Government initial proposal for excise levy on meat products
The German government has produced potential legislation ideas (“Animal Welfare Cent”) for the imposition of a tax or levy on meat products. This could start with pork products and edible offal, and then be extended to beef in a phased roll out over several years.
There are no indications yet of likely rates, but somewhere around €0.20 per kilogram of meat has been suggested. The measure is being promoted by members of the Green party, only partially backed by the FDP, which are now in coalition government. Animal health aside, supporters claim large-scale meat consumption now contributes to major causes of heart disease. Also, livestock supply chains accounts for 15% of all methane greenhouse gas production, and is the world’s number one user of antibiotics.
Similar ‘sin taxes’ have been successful in reducing smoking and consumption of sugary food.
Public support but concerns on affordability
There appears to be public support in Germany for the measure to drive animal welfare measures and pay the price for healthcare and carbon emissions.
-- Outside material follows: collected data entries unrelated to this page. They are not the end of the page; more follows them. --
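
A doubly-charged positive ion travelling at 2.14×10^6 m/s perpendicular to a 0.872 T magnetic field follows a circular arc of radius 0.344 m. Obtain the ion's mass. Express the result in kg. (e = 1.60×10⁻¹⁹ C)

qvB = mv²/r ⇒ m = qBr/v.
m = (2×1.60×10^-19)(0.872)(0.344) / (2.14×10^6) = 4.49×10^-26 kg.

m ≈ 4.49×10^-26 kg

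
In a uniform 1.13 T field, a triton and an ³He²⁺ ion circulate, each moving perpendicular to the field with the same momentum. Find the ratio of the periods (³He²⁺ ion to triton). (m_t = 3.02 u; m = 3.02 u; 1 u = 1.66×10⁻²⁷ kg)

T = 2πm/(qB) is independent of speed, so T₂/T₁ = (m₂/q₂)/(m₁/q₁).
T_{³He²⁺ ion}/T_{triton} = (5.01×10^-27/2e) / (5.01×10^-27/1e) = 0.500.

ratio ≈ 0.500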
The Ministry for Nutrition and Agriculture is keen to use any raised revenues for pig farm support and better livestock conditions.
But opponents claim that it could put meat out of reach for poorer consumers, make farmers cut corners on animal welfare, and encourage suppliers to simply import cheaper, highly processed meat with a higher carbon footprint.
The Netherlands and Denmark have already rejected such members at parliament.
New Zealand is introducing a livestock carbon emissions tax at the end of 2025.